Des premières expertises au civil pointent un “problème dans la réalisation du geste opératoire”

Parmi les 37 plaintes au pénal déposées contre le proctologue de Besançon, trois patients avaient déjà engagé des démarches en amont au civil. Dans ces trois dossiers, les expertises médicales ont fait apparaître “un gros défaut de l’information des patients sur les risques opératoires et un problème dans la réalisation du geste opératoire” a détaillé Etienne Manteaux, le procureur.

Ces premières expertises indiquent aussi que les patients ne pourront pas retrouver la qualité de vie qu'ils avaient, les séquelles laissées par les opérations sont pour la plupart irréversibles.

Le médecin avait-il le droit d’opérer comme proctologue ?

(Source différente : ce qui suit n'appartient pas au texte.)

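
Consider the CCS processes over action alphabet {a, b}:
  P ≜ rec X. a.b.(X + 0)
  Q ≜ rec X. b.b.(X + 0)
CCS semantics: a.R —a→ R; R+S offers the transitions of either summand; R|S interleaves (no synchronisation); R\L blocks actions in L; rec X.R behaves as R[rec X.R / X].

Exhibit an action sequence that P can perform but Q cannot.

P's transition system — 3 states:
  m0 = rec X. a.b.(X + 0) has moves --a--▸ m1
  m1 = b.((rec X. a.b.(X + 0)) + 0) has moves --b--▸ m2
  m2 = (rec X. a.b.(X + 0)) + 0 has moves --a--▸ m1
Q's transition system — 3 states:
  n0 = rec X. b.b.(X + 0) has moves --b--▸ n1
  n1 = b.((rec X. b.b.(X + 0)) + 0) has moves --b--▸ n2
  n2 = (rec X. b.b.(X + 0)) + 0 has moves --b--▸ n1
Trace ⟨a⟩ through P, begin at {m0}:
  [1] a ⇒ {m1}
  — P admits the full trace.
Trace ⟨a⟩ through Q, begin at {n0}:
  [1] a ⇒ no successor for Q

a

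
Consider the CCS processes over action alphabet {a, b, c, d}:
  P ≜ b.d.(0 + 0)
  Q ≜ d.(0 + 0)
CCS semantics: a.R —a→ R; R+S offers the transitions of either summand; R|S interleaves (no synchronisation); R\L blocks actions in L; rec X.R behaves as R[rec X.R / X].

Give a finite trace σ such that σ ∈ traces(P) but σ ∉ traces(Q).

Reachable graph of P (3 states):
  s0 = b.d.(0 + 0) :: —b→ s1
  s1 = d.(0 + 0) :: —d→ s2
  s2 = 0 + 0 :: deadlocked
Reachable graph of Q (2 states):
  t0 = d.(0 + 0) :: —d→ t1
  t1 = 0 + 0 :: deadlocked
Run σ = ⟨b⟩ on P: start {s0}
  after b @ step 1: {s1}
  P completes σ.
Run σ = ⟨b⟩ on Q: start {t0}
  after b @ step 1: ∅ (Q stuck)

b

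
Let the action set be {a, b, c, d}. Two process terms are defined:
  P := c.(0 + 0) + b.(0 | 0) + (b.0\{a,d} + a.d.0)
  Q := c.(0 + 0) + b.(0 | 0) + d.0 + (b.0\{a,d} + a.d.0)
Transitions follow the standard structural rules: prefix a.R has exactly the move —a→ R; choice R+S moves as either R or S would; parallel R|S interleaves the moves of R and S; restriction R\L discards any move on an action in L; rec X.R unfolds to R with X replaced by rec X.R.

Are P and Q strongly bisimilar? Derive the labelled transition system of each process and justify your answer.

LTS(P): 6 reachable states
  u0 = c.(0 + 0) + b.(0 | 0) + (b.0\{a,d} + a.d.0) → ··a··> u1, ··b··> u2, ··b··> u3, ··c··> u4
  u1 = d.0 → ··d··> u5
  u2 = 0 | 0 → stopped
  u3 = 0\{a,d} → stopped
  u4 = 0 + 0 → stopped
  u5 = 0 → stopped
LTS(Q): 6 reachable states
  v0 = c.(0 + 0) + b.(0 | 0) + d.0 + (b.0\{a,d} + a.d.0) → ··a··> v1, ··b··> v2, ··b··> v3, ··c··> v4, ··d··> v5
  v1 = d.0 → ··d··> v5
  v2 = 0 | 0 → stopped
  v3 = 0\{a,d} → stopped
  v4 = 0 + 0 → stopped
  v5 = 0 → stopped
Bisimilarity quotient blocks:
  B0 = {u0}
  B1 = {u2, u3, u4, u5, v2, v3, v4, v5}
  B2 = {u1, v1}
  B3 = {v0}
u0 ∈ B0, v0 ∈ B3 → different blocks

NO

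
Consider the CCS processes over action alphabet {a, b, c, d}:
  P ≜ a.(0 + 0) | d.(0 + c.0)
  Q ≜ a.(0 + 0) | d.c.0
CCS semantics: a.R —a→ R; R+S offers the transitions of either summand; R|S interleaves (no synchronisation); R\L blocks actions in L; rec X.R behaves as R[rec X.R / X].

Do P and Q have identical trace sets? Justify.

YES

Reachable graph of P (6 states):
  s0 = a.(0 + 0) | d.(0 + c.0) :: =a=> s1, =d=> s2
  s1 = (0 + 0) | d.(0 + c.0) :: =d=> s3
  s2 = a.(0 + 0) | (0 + c.0) :: =a=> s3, =c=> s4
  s3 = (0 + 0) | (0 + c.0) :: =c=> s5
  s4 = a.(0 + 0) | 0 :: =a=> s5
  s5 = (0 + 0) | 0 :: ∅
Reachable graph of Q (6 states):
  t0 = a.(0 + 0) | d.c.0 :: =a=> t1, =d=> t2
  t1 = (0 + 0) | d.c.0 :: =d=> t3
  t2 = a.(0 + 0) | c.0 :: =a=> t3, =c=> t4
  t3 = (0 + 0) | c.0 :: =c=> t5
  t4 = a.(0 + 0) | 0 :: =a=> t5
  t5 = (0 + 0) | 0 :: ∅
Bisimilarity quotient blocks:
  B0 = {s0, t0}
  B1 = {s2, t2}
  B2 = {s4, t4}
  B3 = {s5, t5}
  B4 = {s3, t3}
  B5 = {s1, t1}
s0 ∈ B0, t0 ∈ B0 → same block
Bisimilar ⇒ trace-equivalent.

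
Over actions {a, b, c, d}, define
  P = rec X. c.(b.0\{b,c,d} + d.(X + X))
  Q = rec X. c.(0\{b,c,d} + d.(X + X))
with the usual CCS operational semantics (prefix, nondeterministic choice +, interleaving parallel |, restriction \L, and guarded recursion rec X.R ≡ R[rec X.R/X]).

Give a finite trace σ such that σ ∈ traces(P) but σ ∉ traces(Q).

P's transition system — 4 states:
  u0 = rec X. c.(b.0\{b,c,d} + d.(X + X)) → ··c··> u1
  u1 = b.0\{b,c,d} + d.((rec X. c.(b.0\{b,c,d} + d.(X + X))) + (rec X. c.(b.0\{b,c,d} + d.(X + X)))) → ··b··> u2, ··d··> u3
  u2 = 0\{b,c,d} → stopped
  u3 = (rec X. c.(b.0\{b,c,d} + d.(X + X))) + (rec X. c.(b.0\{b,c,d} + d.(X + X))) → ··c··> u1
Q's transition system — 3 states:
  v0 = rec X. c.(0\{b,c,d} + d.(X + X)) → ··c··> v1
  v1 = 0\{b,c,d} + d.((rec X. c.(0\{b,c,d} + d.(X + X))) + (rec X. c.(0\{b,c,d} + d.(X + X)))) → ··d··> v2
  v2 = (rec X. c.(0\{b,c,d} + d.(X + X))) + (rec X. c.(0\{b,c,d} + d.(X + X))) → ··c··> v1
Run σ = ⟨cb⟩ on P: start {u0}
  step 1 (c): {u1}
  step 2 (b): {u2}
  P completes σ.
Run σ = ⟨cb⟩ on Q: start {v0}
  step 1 (c): {v1}
  step 2 (b): ∅ (Q stuck)

cb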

L’instruction de cette nouvelle affaire médicale qui touche une clinique bisontine, après l’affaire Péchier, cet anesthésiste soupçonné de 30 empoisonnements dont 12 mortels, va se poursuivre. De nombreuses questions restent à éclaircir. Le médecin mis en examen était urologue de formation, a précisé le procureur de la République, alors que la proctologie est une sous spécialité de la gastro-entérologie. 

Selon nos informations, le chirurgien a fait appel de son placement sous contrôle judiciaire et de l’interdiction d’opérer. La chambre d’instruction se prononcera sur ce point le 30 octobre.

Le médecin Luc Clémens encourt un an d’emprisonnement au vu des faits qui lui sont reprochés. Il bénéficie de la présomption d’innocence. Contacté par France 3, son avocat Me Xavier Précheux, n'a pas donné suite pour l'instant à nos sollicitations.